Asia is best known as the world leader when it comes to manufacturing and trade. However, it has problems when it comes to financial integration. This is most noticeable when it comes to capital flow as capital flows more from and to Asia rather than inside the continent.
The main problem is that Asia's savings market has always been underdeveloped. Mutual funds, pension systems and the like are not as popular in most Asian countries. Sovereign wealth funds are the only long-term savings that have managed to hit it big in the Asian markets.
Things have been moving in the right direction for Asian financial markets in the last decade. What has helped is the increased regional integration and the Asian market deepening. Financial analysts now predict that Asian markets will continue their acceleration in the coming years and catch up with global financial markets.
Analysts predict that the equity market capitalization in the Asian region will see a doubling. The result will be a raise in the value of the market's equity to $56 trillion over the next ten years. This will see the region also create 56 percent of the global market cap growth. North America and the European Union will be in second and third place.
Another prediction is that deeper regional integration should increase foreign ownership in a variety of markets and lower volatility. The result is that there will be fewer market crashes like the 1997 financial crisis. China is one of the largest contributors to Asia's development, with several impactful programs like One Belt and One Road. Japan is also exiting its slump, with securities once again turning into a product that interests domestic investors. The Japanese government also has ambitious plans for global and regional financial development. Other countries are also pulling their own weight thanks to urbanization and technology adoption.
Factors That Contribute To Asia’s Financial Push
Rising Wealth: The growth in the market is the natural result of the population getting richer. More money means a higher amount of savings, which increases equity and bond market issuance.
Better Foreign Investment: The more a regional market gets integrated, foreign direct investment increases.

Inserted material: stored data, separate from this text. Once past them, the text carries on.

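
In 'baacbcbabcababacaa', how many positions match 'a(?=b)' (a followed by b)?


Lookahead 'a(?=b)' matches 'a' only when followed by 'b'.
String: 'baacbcbabcababacaa'
Checking each position where char is 'a':
  pos 1: 'a' -> no (next='a')
  pos 2: 'a' -> no (next='c')
  pos 7: 'a' -> MATCH (next='b')
  pos 10: 'a' -> MATCH (next='b')
  pos 12: 'a' -> MATCH (next='b')
  pos 14: 'a' -> no (next='c')
  pos 16: 'a' -> no (next='a')
Matching positions: [7, 10, 12]
Count: 3

3


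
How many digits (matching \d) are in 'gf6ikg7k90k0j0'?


\d matches any digit 0-9.
Scanning 'gf6ikg7k90k0j0':
  pos 2: '6' -> DIGIT
  pos 6: '7' -> DIGIT
  pos 8: '9' -> DIGIT
  pos 9: '0' -> DIGIT
  pos 11: '0' -> DIGIT
  pos 13: '0' -> DIGIT
Digits found: ['6', '7', '9', '0', '0', '0']
Total: 6

6


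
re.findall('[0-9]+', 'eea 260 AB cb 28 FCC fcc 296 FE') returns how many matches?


Pattern '[0-9]+' finds one or more digits.
Text: 'eea 260 AB cb 28 FCC fcc 296 FE'
Scanning for matches:
  Match 1: '260'
  Match 2: '28'
  Match 3: '296'
Total matches: 3

3


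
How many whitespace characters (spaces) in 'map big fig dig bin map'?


\s matches whitespace characters (spaces, tabs, etc.).
Text: 'map big fig dig bin map'
This text has 6 words separated by spaces.
Number of spaces = number of words - 1 = 6 - 1 = 5

5


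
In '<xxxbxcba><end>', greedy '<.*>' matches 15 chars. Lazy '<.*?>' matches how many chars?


Greedy '<.*>' tries to match as MUCH as possible.
Lazy '<.*?>' tries to match as LITTLE as possible.

String: '<xxxbxcba><end>'
Greedy '<.*>' starts at first '<' and extends to the LAST '>': '<xxxbxcba><end>' (15 chars)
Lazy '<.*?>' starts at first '<' and stops at the FIRST '>': '<xxxbxcba>' (10 chars)

10


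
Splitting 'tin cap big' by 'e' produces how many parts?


Splitting by 'e' breaks the string at each occurrence of the separator.
Text: 'tin cap big'
Parts after split:
  Part 1: 'tin cap big'
Total parts: 1

1


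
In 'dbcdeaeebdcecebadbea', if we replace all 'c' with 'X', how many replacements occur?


re.sub('c', 'X', text) replaces every occurrence of 'c' with 'X'.
Text: 'dbcdeaeebdcecebadbea'
Scanning for 'c':
  pos 2: 'c' -> replacement #1
  pos 10: 'c' -> replacement #2
  pos 12: 'c' -> replacement #3
Total replacements: 3

3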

Asia now has more highly connected supply chains and has deeper foreign investment links among its regional members.
Financial Reforms: There have been major reforms that allow for better investment in development. These reforms also encourage savings in long-term savings products like mutual funds. Additionally, foreign investment is being encouraged.

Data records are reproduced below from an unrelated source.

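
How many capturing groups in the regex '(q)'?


To count capturing groups, count each '(' that starts a group.
Pattern: '(q)'
Walking through the pattern:
  Position 0: '(' -> group #1
Total capturing groups: 1

1


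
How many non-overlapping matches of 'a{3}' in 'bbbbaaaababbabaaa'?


Pattern 'a{3}' matches exactly 3 consecutive a's (greedy, non-overlapping).
String: 'bbbbaaaababbabaaa'
Scanning for runs of a's:
  Run at pos 4: 'aaaa' (length 4) -> 1 match(es)
  Run at pos 9: 'a' (length 1) -> 0 match(es)
  Run at pos 12: 'a' (length 1) -> 0 match(es)
  Run at pos 14: 'aaa' (length 3) -> 1 match(es)
Matches found: ['aaa', 'aaa']
Total: 2

2


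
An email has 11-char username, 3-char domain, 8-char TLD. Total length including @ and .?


An email address has format: username@domain.tld
Username length: 11
'@' character: 1
Domain length: 3
'.' character: 1
TLD length: 8
Total = 11 + 1 + 3 + 1 + 8 = 24

24


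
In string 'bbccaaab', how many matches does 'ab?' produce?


Pattern 'ab?' matches 'a' optionally followed by 'b'.
String: 'bbccaaab'
Scanning left to right for 'a' then checking next char:
  Match 1: 'a' (a not followed by b)
  Match 2: 'a' (a not followed by b)
  Match 3: 'ab' (a followed by b)
Total matches: 3

3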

Advances in Tech: Thanks to tech advances in electronic banking and investment, this has allowed people to better save and invest in Asian markets.
Analysts point out that Singapore, Australia, Hong Kong and Japan have made the most progress in developing their markets. Pakistan, the Philippines, Indonesia, China and India are at the back of the pack. One thing is for certain though and that is Asian financial markets are moving in the right direction.